Silver's investment demand will still set an all-time record for 2011, and we are not concerned in the least about the temporary slow-down. The factors that have driven silver from $4 to $50 over the past decade have not changed in the slightest, and are actually intensifying daily.
*US official public debt has now passed $15 Trillion and is now roughly equal to 100% of GDP.
*Greece has effectively defaulted with Italy, Portugal and Spain close on its heels leaving a euro-breakup imminent.
*The markets are being prepared verbally for QE3 by the Fed governors, even while QE light and The Twist continue.
*Commodities investors are now scared-to-death of leaving their funds in a broker-dealer account due to the theft of $1.5 Billion of client funds by MF Global (and confiscation by JP Morgan). If client funds can be comingled with institution funds at MF Global, they can (using client funds for internal repo agreements is standard industry practice as Jon Corzine advised the CFTC's Bart Chilton)
*The state and muni default tsunami is rapidly approaching.
*The $1.25 Quadrillion derivative bubble is still growing daily (and may not actually pay out in the event your neighbor's house burns down as the Greek 'non-default' default has demonstrated).
*The official unemployment rate remains over 9% (with the real rate remaining near 20%).

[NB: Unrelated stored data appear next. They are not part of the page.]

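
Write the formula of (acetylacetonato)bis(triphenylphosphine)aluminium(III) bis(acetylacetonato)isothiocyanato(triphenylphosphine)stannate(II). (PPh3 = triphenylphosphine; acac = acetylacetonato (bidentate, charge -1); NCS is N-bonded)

Cation [Al…]: ligand charges -1, Al(III) ⇒ ion charge 2+.
Anion [Sn…]: ligand charges -3, Sn(II) ⇒ ion charge 1−.
One 2+ cation requires 2 of the 1− anion.

[Al(acac)(PPh3)2][Sn(acac)2(NCS)(PPh3)]2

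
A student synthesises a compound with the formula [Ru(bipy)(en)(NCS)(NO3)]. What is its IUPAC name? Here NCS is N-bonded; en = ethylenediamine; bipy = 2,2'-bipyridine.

(2,2'-bipyridine)(ethylenediamine)isothiocyanatonitratoruthenium(II)

There is no counter-ion, so the complex is neutral overall.
Ligand charges: 1×nitrato (-1 each), 1×isothiocyanato (-1 each), 1×ethylenediamine (neutral), 1×2,2'-bipyridine (neutral); total -2. So Ru + (-2) = 0, giving Ru = +2.
Ligands are named alphabetically: bipyridine before ethylenediamine before isothiocyanato before nitrato.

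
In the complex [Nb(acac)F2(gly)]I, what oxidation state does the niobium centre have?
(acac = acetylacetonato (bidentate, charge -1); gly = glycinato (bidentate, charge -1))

1 iodide outside the brackets (-1 each) → the complex ion is 1+.
Ligand charges: 2×F = -2; 1×acac = -1; 1×gly = -1; sum -4.
Nb + (-4) = 1+ ⇒ Nb is +5.

+5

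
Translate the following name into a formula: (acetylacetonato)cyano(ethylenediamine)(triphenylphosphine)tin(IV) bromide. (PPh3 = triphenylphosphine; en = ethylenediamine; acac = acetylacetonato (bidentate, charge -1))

[Sn(acac)(CN)(en)(PPh3)]Br2

Ligands: 1 triphenylphosphine (PPh3, neutral), 1 ethylenediamine (en, neutral), 1 acetylacetonato (acac, -1), 1 cyano (CN, -1). Ligand charge sum = -2.
Charge balance with bromide (-1) requires 1 complex ion per 2 bromide.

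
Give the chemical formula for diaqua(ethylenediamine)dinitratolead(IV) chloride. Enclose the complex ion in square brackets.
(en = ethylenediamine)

Ligands: 1 ethylenediamine (en, neutral), 2 nitrato (NO3, -1), 2 aqua (H2O, neutral). Ligand charge sum = -2.
Charge balance with chloride (-1) requires 1 complex ion per 2 chloride.

[Pb(en)(H2O)2(NO3)2]Cl2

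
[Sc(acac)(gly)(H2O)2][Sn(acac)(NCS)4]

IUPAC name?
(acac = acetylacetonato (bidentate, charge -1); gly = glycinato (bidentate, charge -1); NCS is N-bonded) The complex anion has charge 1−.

Both ions are complex: the cation is named first with the plain metal name, the anion second with the -ate form; each ion's ligands are alphabetised independently.
The complex anion is given as 1−; its ligand charges sum to -5, so Sn = +4.
A 1:1 salt means the cation carries the equal and opposite charge, 1+.
Cation: ligand charges sum to -2; for the ion to be 1+, Sc = +3.

(acetylacetonato)diaqua(glycinato)scandium(III) (acetylacetonato)tetraisothiocyanatostannate(IV)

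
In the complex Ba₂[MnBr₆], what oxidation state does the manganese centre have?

+2

2 barium outside the brackets (+2 each) → the complex ion is 4−.
Ligand charges: 6×Br = -6; sum -6.
Mn + (-6) = 4− ⇒ Mn is +2.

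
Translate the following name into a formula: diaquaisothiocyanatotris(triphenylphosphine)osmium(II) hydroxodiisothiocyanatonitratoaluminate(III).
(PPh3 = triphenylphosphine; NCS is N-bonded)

Cation [Os…]: ligand charges -1, Os(II) ⇒ ion charge 1+.
Anion [Al…]: ligand charges -4, Al(III) ⇒ ion charge 1−.
One 1+ cation balances one 1− anion.

[Os(H2O)2(NCS)(PPh3)3][Al(NCS)2(NO3)(OH)]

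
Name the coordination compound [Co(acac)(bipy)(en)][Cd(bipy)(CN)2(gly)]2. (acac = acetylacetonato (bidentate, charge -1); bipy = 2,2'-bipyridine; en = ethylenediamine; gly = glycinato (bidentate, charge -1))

(acetylacetonato)(2,2'-bipyridine)(ethylenediamine)cobalt(III) (2,2'-bipyridine)dicyano(glycinato)cadmate(II)

Both ions are complex: the cation is named first with the plain metal name, the anion second with the -ate form; each ion's ligands are alphabetised independently.
Cadmium is always +2 in its complexes; the anion's ligand charges sum to -3, so the complex anion is 1−.
With 2 anions per cation, the cation must be 2×1 = 2+.
Cation: ligand charges sum to -1; for the ion to be 2+, Co = +3.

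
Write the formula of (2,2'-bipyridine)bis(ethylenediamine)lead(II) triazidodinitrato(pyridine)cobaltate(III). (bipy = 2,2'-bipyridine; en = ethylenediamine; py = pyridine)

Cation [Pb…]: ligand charges 0, Pb(II) ⇒ ion charge 2+.
Anion [Co…]: ligand charges -5, Co(III) ⇒ ion charge 2−.
One 2+ cation balances one 2− anion.

[Pb(bipy)(en)2][Co(N3)3(NO3)2(py)]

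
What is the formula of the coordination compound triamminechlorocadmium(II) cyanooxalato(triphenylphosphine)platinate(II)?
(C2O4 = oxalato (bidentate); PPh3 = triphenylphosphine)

[CdCl(NH3)3][Pt(C2O4)(CN)(PPh3)]

Cation [Cd…]: ligand charges -1, Cd(II) ⇒ ion charge 1+.
Anion [Pt…]: ligand charges -3, Pt(II) ⇒ ion charge 1−.
One 1+ cation balances one 1− anion.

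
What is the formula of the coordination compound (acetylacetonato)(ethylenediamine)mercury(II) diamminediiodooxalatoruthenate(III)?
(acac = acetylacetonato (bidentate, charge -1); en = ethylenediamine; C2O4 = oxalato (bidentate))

Cation [Hg…]: ligand charges -1, Hg(II) ⇒ ion charge 1+.
Anion [Ru…]: ligand charges -4, Ru(III) ⇒ ion charge 1−.
One 1+ cation balances one 1− anion.

[Hg(acac)(en)][Ru(C2O4)I2(NH3)2]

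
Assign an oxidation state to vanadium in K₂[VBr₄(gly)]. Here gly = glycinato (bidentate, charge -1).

+3

2 potassium outside the brackets (+1 each) → the complex ion is 2−.
Ligand charges: 4×Br = -4; 1×gly = -1; sum -5.
V + (-5) = 2− ⇒ V is +3.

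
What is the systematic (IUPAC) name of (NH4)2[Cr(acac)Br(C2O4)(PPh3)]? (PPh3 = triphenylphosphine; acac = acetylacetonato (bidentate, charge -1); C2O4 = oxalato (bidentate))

The 2 ammonium counter-ions carry a total charge of +2, so each complex ion is 2−.
Ligand charges: 1×triphenylphosphine (neutral), 1×acetylacetonato (-1 each), 1×oxalato (-2 each), 1×bromo (-1 each); total -4. So Cr + (-4) = 2−, giving Cr = +2.
Ligands are named alphabetically: acetylacetonato before bromo before oxalato before triphenylphosphine.
The complex ion is anionic, so chromium takes the -ate form chromate(II).

ammonium (acetylacetonato)bromooxalato(triphenylphosphine)chromate(II)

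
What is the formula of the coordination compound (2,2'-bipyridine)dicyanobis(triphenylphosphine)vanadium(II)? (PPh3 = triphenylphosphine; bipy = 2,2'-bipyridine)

[V(bipy)(CN)2(PPh3)2]

Ligands: 2 cyano (CN, -1), 2 triphenylphosphine (PPh3, neutral), 1 2,2'-bipyridine (bipy, neutral). Ligand charge sum = -2.
With V in oxidation state +2, the complex ion is [V...].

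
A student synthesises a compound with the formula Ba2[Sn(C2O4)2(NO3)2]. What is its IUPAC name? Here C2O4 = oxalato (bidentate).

The 2 barium counter-ions carry a total charge of +4, so each complex ion is 4−.
Ligand charges: 2×nitrato (-1 each), 2×oxalato (-2 each); total -6. So Sn + (-6) = 4−, giving Sn = +2.
Ligands are named alphabetically: nitrato before oxalato.
The complex ion is anionic, so tin takes the -ate form stannate(II).

barium dinitratodioxalatostannate(II)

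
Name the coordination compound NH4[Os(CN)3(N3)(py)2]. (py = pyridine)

ammonium azidotricyanobis(pyridine)osmate(III)

The 1 ammonium counter-ion carries a total charge of +1, so each complex ion is 1−.
Ligand charges: 2×pyridine (neutral), 3×cyano (-1 each), 1×azido (-1 each); total -4. So Os + (-4) = 1−, giving Os = +3.
Ligands are named alphabetically: azido before cyano before pyridine.
The complex ion is anionic, so osmium takes the -ate form osmate(III).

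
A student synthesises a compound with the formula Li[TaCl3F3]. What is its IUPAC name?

lithium trichlorotrifluorotantalate(V)

The 1 lithium counter-ion carries a total charge of +1, so each complex ion is 1−.
Ligand charges: 3×fluoro (-1 each), 3×chloro (-1 each); total -6. So Ta + (-6) = 1−, giving Ta = +5.
Ligands are named alphabetically: chloro before fluoro.
The complex ion is anionic, so tantalum takes the -ate form tantalate(V).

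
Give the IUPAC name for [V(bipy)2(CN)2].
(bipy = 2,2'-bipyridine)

There is no counter-ion, so the complex is neutral overall.
Ligand charges: 2×cyano (-1 each), 2×2,2'-bipyridine (neutral); total -2. So V + (-2) = 0, giving V = +2.
Ligands are named alphabetically: bipyridine before cyano.

bis(2,2'-bipyridine)dicyanovanadium(II)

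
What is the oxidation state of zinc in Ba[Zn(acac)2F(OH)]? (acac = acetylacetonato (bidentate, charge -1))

+2

1 barium outside the brackets (+2 each) → the complex ion is 2−.
Ligand charges: 1×OH = -1; 2×acac = -2; 1×F = -1; sum -4.
Zn + (-4) = 2− ⇒ Zn is +2.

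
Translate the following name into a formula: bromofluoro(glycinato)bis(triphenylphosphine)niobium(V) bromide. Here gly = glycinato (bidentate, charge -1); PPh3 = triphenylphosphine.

[NbBrF(gly)(PPh3)2]Br2

Ligands: 1 bromo (Br, -1), 1 glycinato (gly, -1), 2 triphenylphosphine (PPh3, neutral), 1 fluoro (F, -1). Ligand charge sum = -3.
With Nb in oxidation state +5, the complex ion is [Nb...]^2+.
Charge balance with bromide (-1) requires 1 complex ion per 2 bromide.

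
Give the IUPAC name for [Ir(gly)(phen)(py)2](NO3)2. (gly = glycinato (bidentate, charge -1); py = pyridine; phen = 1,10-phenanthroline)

(glycinato)(1,10-phenanthroline)bis(pyridine)iridium(III) nitrate

The 2 nitrate counter-ions carry a total charge of -2, so each complex ion is 2+.
Ligand charges: 1×glycinato (-1 each), 2×pyridine (neutral), 1×1,10-phenanthroline (neutral); total -1. So Ir + (-1) = 2+, giving Ir = +3.
Ligands are named alphabetically: glycinato before phenanthroline before pyridine.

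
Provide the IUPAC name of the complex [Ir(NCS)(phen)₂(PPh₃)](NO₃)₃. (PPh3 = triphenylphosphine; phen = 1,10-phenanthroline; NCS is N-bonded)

The 3 nitrate counter-ions carry a total charge of -3, so each complex ion is 3+.
Ligand charges: 1×triphenylphosphine (neutral), 2×1,10-phenanthroline (neutral), 1×isothiocyanato (-1 each); total -1. So Ir + (-1) = 3+, giving Ir = +4.
Ligands are named alphabetically: isothiocyanato before phenanthroline before triphenylphosphine.

isothiocyanatobis(1,10-phenanthroline)(triphenylphosphine)iridium(IV) nitrate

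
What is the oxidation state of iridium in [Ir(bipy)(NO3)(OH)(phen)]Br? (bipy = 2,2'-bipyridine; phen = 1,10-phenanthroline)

1 bromide outside the brackets (-1 each) → the complex ion is 1+.
Ligand charges: 1×OH = -1; 1×bipy neutral; 1×NO3 = -1; 1×phen neutral; sum -2.
Ir + (-2) = 1+ ⇒ Ir is +3.

+3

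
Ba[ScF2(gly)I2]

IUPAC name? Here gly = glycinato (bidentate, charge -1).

The 1 barium counter-ion carries a total charge of +2, so each complex ion is 2−.
Ligand charges: 1×glycinato (-1 each), 2×iodo (-1 each), 2×fluoro (-1 each); total -5. So Sc + (-5) = 2−, giving Sc = +3.
Ligands are named alphabetically: fluoro before glycinato before iodo.
The complex ion is anionic, so scandium takes the -ate form scandate(III).

barium difluoro(glycinato)diiodoscandate(III)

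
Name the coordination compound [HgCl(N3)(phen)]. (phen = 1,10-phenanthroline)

azidochloro(1,10-phenanthroline)mercury(II)

There is no counter-ion, so the complex is neutral overall.
Ligand charges: 1×azido (-1 each), 1×chloro (-1 each), 1×1,10-phenanthroline (neutral); total -2. So Hg + (-2) = 0, giving Hg = +2.
Ligands are named alphabetically: azido before chloro before phenanthroline.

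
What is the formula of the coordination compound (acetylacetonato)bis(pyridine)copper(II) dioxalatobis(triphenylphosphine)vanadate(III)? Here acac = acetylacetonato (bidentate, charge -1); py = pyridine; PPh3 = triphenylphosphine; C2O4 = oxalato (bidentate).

Cation [Cu…]: ligand charges -1, Cu(II) ⇒ ion charge 1+.
Anion [V…]: ligand charges -4, V(III) ⇒ ion charge 1−.
One 1+ cation balances one 1− anion.

[Cu(acac)(py)2][V(C2O4)2(PPh3)2]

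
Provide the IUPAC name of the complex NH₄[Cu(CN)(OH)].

The 1 ammonium counter-ion carries a total charge of +1, so each complex ion is 1−.
Ligand charges: 1×cyano (-1 each), 1×hydroxo (-1 each); total -2. So Cu + (-2) = 1−, giving Cu = +1.
Ligands are named alphabetically: cyano before hydroxo.
The complex ion is anionic, so copper takes the -ate form cuprate(I).

ammonium cyanohydroxocuprate(I)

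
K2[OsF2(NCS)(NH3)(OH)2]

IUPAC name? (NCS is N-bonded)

The 2 potassium counter-ions carry a total charge of +2, so each complex ion is 2−.
Ligand charges: 1×isothiocyanato (-1 each), 1×ammine (neutral), 2×hydroxo (-1 each), 2×fluoro (-1 each); total -5. So Os + (-5) = 2−, giving Os = +3.
The complex ion is anionic, so osmium takes the -ate form osmate(III).

potassium amminedifluorodihydroxoisothiocyanatoosmate(III)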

*Venezuela has called in the gold- physically removed their gold from Western Central Banks which had leased it to Wall Street banks which had in turn dumped it on the market
*The Occupy Wall Street movement has gone nationwide- if OWS can survive the Winter look for the first real violence to erupt in the spring.
*The laughable official CPI is in the process of being debauched further in an attempt to disguise rampant price inflation to the ignorant general public
*Libya has been invaded and overthrown over plans to develop a gold backed dinar and sell Libyan oil for gold rather than US dollars.
*Registered COMEX silver supplies remain near all-time lows
*The CFTC has finally approved position limits in commodities...including silver
*The US dollar remains major bear market.
*The general public is still so far from entering gold and silver that labeling either a bubble is BLATANT DISinformation
Are you getting the picture?
NOTHING HAS CHANGED. The fundamentals for owning precious metals only get stronger daily. There are literally DOZENS of more reasons to own gold and silver today than when we first entered the bull market in 1999.
Only PHYSICAL, IN HAND GOLD & SILVER can fully protect you from continuing currency devaluation, much less the potential end game of complete debt/fiat collapse.